Embedded mean-field theory: Toward a large-scale ab-initio molecular dynamics

Abstract

Mitigating a trade-off between accuracy and computational costs is at the heart of quantum chem. A natural approach to this problem is a quantum embedding method which treats a small subset of a whole system at a high-level of theory while treating the rest at a low-level of theory. Although many attempts have been made in developing quantum embedding theories (esp. in the context of embedding a correlated wavefunction method into a mean-field method), there is no approach specialized for embedding mean-field theories without a priori user-level input for the no. of electrons in each subsystem.

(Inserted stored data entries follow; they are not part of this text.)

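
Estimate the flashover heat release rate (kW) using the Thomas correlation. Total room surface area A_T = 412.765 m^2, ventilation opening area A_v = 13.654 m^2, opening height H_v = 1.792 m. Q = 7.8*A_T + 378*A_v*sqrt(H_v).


7.8*A_T = 3219.567
sqrt(H_v) = 1.3387
378*A_v*sqrt(H_v) = 6909.1
Q = 3219.567 + 6909.1 = 10129 kW

10129 kW


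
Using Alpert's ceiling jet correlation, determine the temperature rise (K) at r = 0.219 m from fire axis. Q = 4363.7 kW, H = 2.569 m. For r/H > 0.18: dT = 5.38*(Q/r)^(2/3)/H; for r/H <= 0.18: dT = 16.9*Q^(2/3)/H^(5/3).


r/H = 0.219 / 2.569 = 0.085247
r/H <= 0.18, so dT = 16.9*Q^(2/3)/H^(5/3)
Q^(2/3) = 267.04
H^(5/3) = 4.8188
dT = 16.9 * 267.04 / 4.8188 = 936.52 K

936.52 K


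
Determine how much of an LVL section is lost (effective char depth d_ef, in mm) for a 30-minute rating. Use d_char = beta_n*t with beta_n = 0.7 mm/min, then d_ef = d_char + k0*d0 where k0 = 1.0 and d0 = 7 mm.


d_char = 0.7 * 30 = 21 mm
d_ef = 21 + 1.0*7 = 28 mm

28 mm


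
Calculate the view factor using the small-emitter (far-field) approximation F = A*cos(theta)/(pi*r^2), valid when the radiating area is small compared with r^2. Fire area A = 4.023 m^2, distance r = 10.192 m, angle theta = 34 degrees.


cos(34 deg) = 0.82904
pi*r^2 = 326.34
F = 4.023 * 0.82904 / 326.34 = 0.010220

0.010220


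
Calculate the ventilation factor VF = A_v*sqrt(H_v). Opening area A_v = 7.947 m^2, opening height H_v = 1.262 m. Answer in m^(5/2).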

We introduce embedded meanfield theory (EMFT), an approach that allows for embedding of one mean-field theory in another without the need to specify or fix the no. of particles in each subsystem. Its gradient theory is notably simple as it merely inherits the gradient theory of the parent mean-field theories. We report extensive benchmark calcns. of EMFT for the case where the subsystems are treated using different levels of Kohn-Sham theory. In most cases, the performance is at least as good as that of ONIOM, a widely used embedding method, but the advantages of EMFT are highlighted by examples that involve partitions across multiple bonds or through arom. systems and by examples that involve more complicated electronic structure. Furthermore, another variant of EMFT, embedding of Kohn-Sham theory in D. Functional Tight-Binding (DFTB), is formulated. As DFTB avoids the evaluation of electron repulsion integrals which is a fundamental bottleneck in Kohn-Sham theory, this variant will reduce computational costs more substantially and hence is very appealing in multi-scale electronic structure theory.